I really enjoyed the posted video cases.  I looked at Case 2 and 3.  In Case 2, the physics teacher stressed that using technology in class made classes more teacher centered and less student centered.  This is a wonderful thing, because as teachers we are always looking for ways for students to take control of their learning.  In this case the teacher can act more as a guide and mentor, and students can have an active part in their learning.  I am happy that the teacher brought up transferable skills, here in the UAE, they call the 21st Century skills and they are necessary when you are teaching students in this day and age.  When you incorporate technology in the class these skills are honed.  Transferable skills include critical thinking, collaboration among students, creativity, and communication.  These are all skills that students are going to need later in life, as well as when they enter the workforce.

This teacher also mentioned that using technology in the class, can cut down on time that is spent on things such as data collection, which can be time consuming when done manually.  He mentioned that his school has seen an improvement in grade, along with increased participation by females.

The female student that was interviewed, mentioned that using technology made the class easier to understand.

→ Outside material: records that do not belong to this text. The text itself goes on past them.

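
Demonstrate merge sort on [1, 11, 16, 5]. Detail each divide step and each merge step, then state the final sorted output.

Merge sort trace:

Split: [1, 11, 16, 5] -> [1, 11] and [16, 5]
  Split: [1, 11] -> [1] and [11]
  Merge: [1] + [11] -> [1, 11]
  Split: [16, 5] -> [16] and [5]
  Merge: [16] + [5] -> [5, 16]
Merge: [1, 11] + [5, 16] -> [1, 5, 11, 16]

Final sorted array: [1, 5, 11, 16]

The merge sort proceeds by recursively splitting the array and merging sorted halves.
After all merges, the sorted array is [1, 5, 11, 16].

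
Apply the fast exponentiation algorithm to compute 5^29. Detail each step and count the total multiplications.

Computing 5^29 by squaring (build up from 5^1; each line after the first costs one multiplication):

5^1 = 5
5^2 = (5^1)^2 = 5^2 = 25
5^3 = 5 * 5^2 = 5 * 25 = 125
5^6 = (5^3)^2 = 125^2 = 15625
5^7 = 5 * 5^6 = 5 * 15625 = 78125
5^14 = (5^7)^2 = 78125^2 = 6103515625
5^28 = (5^14)^2 = 6103515625^2 = 37252902984619140625
5^29 = 5 * 5^28 = 5 * 37252902984619140625 = 186264514923095703125

Result: 186264514923095703125
Multiplications needed: 7 (7 lines after 5^1)

5^29 = 186264514923095703125. Using exponentiation by squaring, this requires 7 multiplications. The key idea: if the exponent is even, square the half-power; if odd, multiply by the base once.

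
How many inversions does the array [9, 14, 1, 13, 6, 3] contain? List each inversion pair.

Finding inversions in [9, 14, 1, 13, 6, 3]:

(0, 2): arr[0]=9 > arr[2]=1
(0, 4): arr[0]=9 > arr[4]=6
(0, 5): arr[0]=9 > arr[5]=3
(1, 2): arr[1]=14 > arr[2]=1
(1, 3): arr[1]=14 > arr[3]=13
(1, 4): arr[1]=14 > arr[4]=6
(1, 5): arr[1]=14 > arr[5]=3
(3, 4): arr[3]=13 > arr[4]=6
(3, 5): arr[3]=13 > arr[5]=3
(4, 5): arr[4]=6 > arr[5]=3

Total inversions: 10

The array has 10 inversion(s): (0,2), (0,4), (0,5), (1,2), (1,3), (1,4), (1,5), (3,4), (3,5), (4,5). Each pair (i,j) satisfies i < j and arr[i] > arr[j].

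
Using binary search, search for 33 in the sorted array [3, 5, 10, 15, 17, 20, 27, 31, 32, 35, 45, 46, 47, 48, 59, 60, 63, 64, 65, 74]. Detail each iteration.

Binary search for 33 in [3, 5, 10, 15, 17, 20, 27, 31, 32, 35, 45, 46, 47, 48, 59, 60, 63, 64, 65, 74]:

lo=0, hi=19, mid=9, arr[mid]=35 -> 35 > 33, search left half
lo=0, hi=8, mid=4, arr[mid]=17 -> 17 < 33, search right half
lo=5, hi=8, mid=6, arr[mid]=27 -> 27 < 33, search right half
lo=7, hi=8, mid=7, arr[mid]=31 -> 31 < 33, search right half
lo=8, hi=8, mid=8, arr[mid]=32 -> 32 < 33, search right half
lo=9 > hi=8, target 33 not found

Binary search determines that 33 is not in the array after 5 comparisons. The search space was exhausted without finding the target.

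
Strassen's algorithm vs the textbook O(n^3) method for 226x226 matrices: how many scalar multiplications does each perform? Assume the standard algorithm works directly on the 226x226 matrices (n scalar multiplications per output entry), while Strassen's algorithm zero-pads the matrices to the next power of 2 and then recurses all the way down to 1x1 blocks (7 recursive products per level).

Matrix multiplication for 226x226 matrices:

Strassen's algorithm requires power-of-2 dimensions. Pad 226x226 to 256x256 (next power of 2).

Standard algorithm: 226^3 = 11543176 multiplications
Strassen's algorithm: 7^(log2(256)) = 7^8 = 5764801 multiplications
Savings: 11543176 - 5764801 = 5778375 multiplications

Standard: 11543176 multiplications (226^3). Strassen: 5764801 multiplications (7^8, after padding to 256x256). Strassen reduces 8 recursive multiplications to 7 at each level.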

In Case 3, the teacher said that she had made assumptions about technology use among her students.  I can relate to this.  The first year that I taught Grade 7 Science, we went to the computer lab to do an assignment and I told the students that they had to email it to me as an attachment.  I was shocked to find out how many students did not know how to send an attachment.  I think as teachers we sometimes assume that because these students have grown up with technology all their lives that they are digital natives, when this isn’t always the case. This teacher mentions that many students were apprehensive when it came to using the technology at hand.

When ever technology is going to be used in class you must have a plan B.  There are times that the technology is not going to work, this was also mentioned by the teacher in this case.

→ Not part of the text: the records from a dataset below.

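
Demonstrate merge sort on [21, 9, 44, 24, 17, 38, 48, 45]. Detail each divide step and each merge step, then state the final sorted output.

Merge sort trace:

Split: [21, 9, 44, 24, 17, 38, 48, 45] -> [21, 9, 44, 24] and [17, 38, 48, 45]
  Split: [21, 9, 44, 24] -> [21, 9] and [44, 24]
    Split: [21, 9] -> [21] and [9]
    Merge: [21] + [9] -> [9, 21]
    Split: [44, 24] -> [44] and [24]
    Merge: [44] + [24] -> [24, 44]
  Merge: [9, 21] + [24, 44] -> [9, 21, 24, 44]
  Split: [17, 38, 48, 45] -> [17, 38] and [48, 45]
    Split: [17, 38] -> [17] and [38]
    Merge: [17] + [38] -> [17, 38]
    Split: [48, 45] -> [48] and [45]
    Merge: [48] + [45] -> [45, 48]
  Merge: [17, 38] + [45, 48] -> [17, 38, 45, 48]
Merge: [9, 21, 24, 44] + [17, 38, 45, 48] -> [9, 17, 21, 24, 38, 44, 45, 48]

Final sorted array: [9, 17, 21, 24, 38, 44, 45, 48]

The merge sort proceeds by recursively splitting the array and merging sorted halves.
After all merges, the sorted array is [9, 17, 21, 24, 38, 44, 45, 48].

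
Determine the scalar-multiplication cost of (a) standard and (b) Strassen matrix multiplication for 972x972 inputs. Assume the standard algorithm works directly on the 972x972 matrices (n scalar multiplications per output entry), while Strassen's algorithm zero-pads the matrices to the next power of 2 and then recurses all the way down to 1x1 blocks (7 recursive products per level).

Matrix multiplication for 972x972 matrices:

Strassen's algorithm requires power-of-2 dimensions. Pad 972x972 to 1024x1024 (next power of 2).

Standard algorithm: 972^3 = 918330048 multiplications
Strassen's algorithm: 7^(log2(1024)) = 7^10 = 282475249 multiplications
Savings: 918330048 - 282475249 = 635854799 multiplications

Standard: 918330048 multiplications (972^3). Strassen: 282475249 multiplications (7^10, after padding to 1024x1024). Strassen reduces 8 recursive multiplications to 7 at each level.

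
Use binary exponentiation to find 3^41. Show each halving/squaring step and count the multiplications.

Computing 3^41 by squaring (build up from 3^1; each line after the first costs one multiplication):

3^1 = 3
3^2 = (3^1)^2 = 3^2 = 9
3^4 = (3^2)^2 = 9^2 = 81
3^5 = 3 * 3^4 = 3 * 81 = 243
3^10 = (3^5)^2 = 243^2 = 59049
3^20 = (3^10)^2 = 59049^2 = 3486784401
3^40 = (3^20)^2 = 3486784401^2 = 12157665459056928801
3^41 = 3 * 3^40 = 3 * 12157665459056928801 = 36472996377170786403

Result: 36472996377170786403
Multiplications needed: 7 (7 lines after 3^1)

3^41 = 36472996377170786403. Using exponentiation by squaring, this requires 7 multiplications. The key idea: if the exponent is even, square the half-power; if odd, multiply by the base once.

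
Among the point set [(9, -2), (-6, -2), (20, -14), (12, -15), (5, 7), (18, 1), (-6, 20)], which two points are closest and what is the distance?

Computing all pairwise distances among 7 points:

d((9, -2), (-6, -2)) = 15.0
d((9, -2), (20, -14)) = 16.2788
d((9, -2), (12, -15)) = 13.3417
d((9, -2), (5, 7)) = 9.8489
d((9, -2), (18, 1)) = 9.4868
d((9, -2), (-6, 20)) = 26.6271
d((-6, -2), (20, -14)) = 28.6356
d((-6, -2), (12, -15)) = 22.2036
d((-6, -2), (5, 7)) = 14.2127
d((-6, -2), (18, 1)) = 24.1868
d((-6, -2), (-6, 20)) = 22.0
d((20, -14), (12, -15)) = 8.0623 <-- minimum
d((20, -14), (5, 7)) = 25.807
d((20, -14), (18, 1)) = 15.1327
d((20, -14), (-6, 20)) = 42.8019
d((12, -15), (5, 7)) = 23.0868
d((12, -15), (18, 1)) = 17.088
d((12, -15), (-6, 20)) = 39.3573
d((5, 7), (18, 1)) = 14.3178
d((5, 7), (-6, 20)) = 17.0294
d((18, 1), (-6, 20)) = 30.6105

Closest pair: (20, -14) and (12, -15) with distance 8.0623

The closest pair is (20, -14) and (12, -15) with Euclidean distance 8.0623. For 7 points, brute-force pairwise comparison is shown above. For large n, the divide-and-conquer algorithm (sort by x, recurse on halves, check the dividing strip) achieves O(n log n).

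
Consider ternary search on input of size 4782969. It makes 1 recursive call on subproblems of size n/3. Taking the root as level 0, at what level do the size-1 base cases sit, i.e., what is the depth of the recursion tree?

For divide and conquer with division factor 3:

Problem sizes at each level:
Level 0: 4782969
Level 1: 1594323
Level 2: 531441
Level 3: 177147
Level 4: 59049
Level 5: 19683
Level 6: 6561
Level 7: 2187
Level 8: 729
Level 9: 243
Level 10: 81
Level 11: 27
Level 12: 9
Level 13: 3
Level 14: 1

The root is level 0 and the size-1 base case is level 14 (the tree spans levels 0 through 14, i.e. 15 levels counting the root), so the depth is the number of divisions: log_3(4782969) = 14

The recursion tree depth is log_3(4782969) = 14. At each level, the problem size is divided by 3, so it takes 14 divisions to reduce to a base case of size 1. The algorithm makes 1 recursive call at each level.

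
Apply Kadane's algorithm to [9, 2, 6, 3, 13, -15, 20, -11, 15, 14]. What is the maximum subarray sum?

Using Kadane's algorithm on [9, 2, 6, 3, 13, -15, 20, -11, 15, 14]:

Scanning through the array:
Position 1 (value 2): max_ending_here = 11, max_so_far = 11
Position 2 (value 6): max_ending_here = 17, max_so_far = 17
Position 3 (value 3): max_ending_here = 20, max_so_far = 20
Position 4 (value 13): max_ending_here = 33, max_so_far = 33
Position 5 (value -15): max_ending_here = 18, max_so_far = 33
Position 6 (value 20): max_ending_here = 38, max_so_far = 38
Position 7 (value -11): max_ending_here = 27, max_so_far = 38
Position 8 (value 15): max_ending_here = 42, max_so_far = 42
Position 9 (value 14): max_ending_here = 56, max_so_far = 56

Maximum subarray: [9, 2, 6, 3, 13, -15, 20, -11, 15, 14]
Maximum sum: 56

The maximum subarray is [9, 2, 6, 3, 13, -15, 20, -11, 15, 14] with sum 56. This subarray runs from index 0 to index 9.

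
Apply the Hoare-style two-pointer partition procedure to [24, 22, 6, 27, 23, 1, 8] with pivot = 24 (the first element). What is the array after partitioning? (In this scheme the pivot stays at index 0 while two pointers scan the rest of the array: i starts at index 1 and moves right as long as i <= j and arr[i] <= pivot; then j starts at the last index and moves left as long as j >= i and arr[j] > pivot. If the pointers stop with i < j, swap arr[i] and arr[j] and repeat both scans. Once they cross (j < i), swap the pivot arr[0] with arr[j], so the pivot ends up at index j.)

Hoare-style two-pointer partition with pivot = 24:

Initial array: [24, 22, 6, 27, 23, 1, 8]

Pointers start at i = 1, j = 6.
i stops at index 3 (arr[3]=27 > 24), j stops at index 6 (arr[6]=8 <= 24): swap arr[3] and arr[6], array becomes [24, 22, 6, 8, 23, 1, 27]
i ends at 6, j ends at 5: the pointers have crossed (j < i), so scanning stops.

Swap pivot arr[0] with arr[5] to place pivot at position 5: [1, 22, 6, 8, 23, 24, 27]
Pivot position: 5

After partitioning with pivot 24, the array becomes [1, 22, 6, 8, 23, 24, 27]. The pivot is placed at index 5. All elements to the left of the pivot are <= 24, and all elements to the right are > 24.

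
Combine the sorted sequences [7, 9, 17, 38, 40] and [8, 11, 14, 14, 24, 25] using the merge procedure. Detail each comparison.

Merging process:

Compare 7 vs 8: take 7 from left. Merged: [7]
Compare 9 vs 8: take 8 from right. Merged: [7, 8]
Compare 9 vs 11: take 9 from left. Merged: [7, 8, 9]
Compare 17 vs 11: take 11 from right. Merged: [7, 8, 9, 11]
Compare 17 vs 14: take 14 from right. Merged: [7, 8, 9, 11, 14]
Compare 17 vs 14: take 14 from right. Merged: [7, 8, 9, 11, 14, 14]
Compare 17 vs 24: take 17 from left. Merged: [7, 8, 9, 11, 14, 14, 17]
Compare 38 vs 24: take 24 from right. Merged: [7, 8, 9, 11, 14, 14, 17, 24]
Compare 38 vs 25: take 25 from right. Merged: [7, 8, 9, 11, 14, 14, 17, 24, 25]
Append remaining from left: [38, 40]. Merged: [7, 8, 9, 11, 14, 14, 17, 24, 25, 38, 40]

Final merged array: [7, 8, 9, 11, 14, 14, 17, 24, 25, 38, 40]
Total comparisons: 9

The merged array is [7, 8, 9, 11, 14, 14, 17, 24, 25, 38, 40], requiring 9 comparisons. The merge step runs in O(n) time where n is the total number of elements.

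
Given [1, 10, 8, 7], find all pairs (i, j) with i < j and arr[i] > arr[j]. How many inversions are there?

Finding inversions in [1, 10, 8, 7]:

(1, 2): arr[1]=10 > arr[2]=8
(1, 3): arr[1]=10 > arr[3]=7
(2, 3): arr[2]=8 > arr[3]=7

Total inversions: 3

The array has 3 inversion(s): (1,2), (1,3), (2,3). Each pair (i,j) satisfies i < j and arr[i] > arr[j].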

There is no question that doing a simulation on a computer is nothing like performing an experiment in real life.  When you are in the lab performing an experiment, you must troubleshoot if there is a problem.  In a simulation, there are rarely problems and things always run as planned.  Nevertheless, if you do have the space, resources or equipment, a simulation is an excellent substitution.

Simulations may exacerbate conceptual challenges because they do not know what the equipment, materials or set up looks like in real life and this could pose a problem.  Yet, it is better to expose a student to a simulation, than to nothing at all.

Because I have mostly taught in single sex schools (all girls), I have never thought about technology to draw girls into a class or a subject, like the Physics teacher in the Case 2 mentioned. I guess we could take to all female science classes and see if using technology in class improved participation and grades.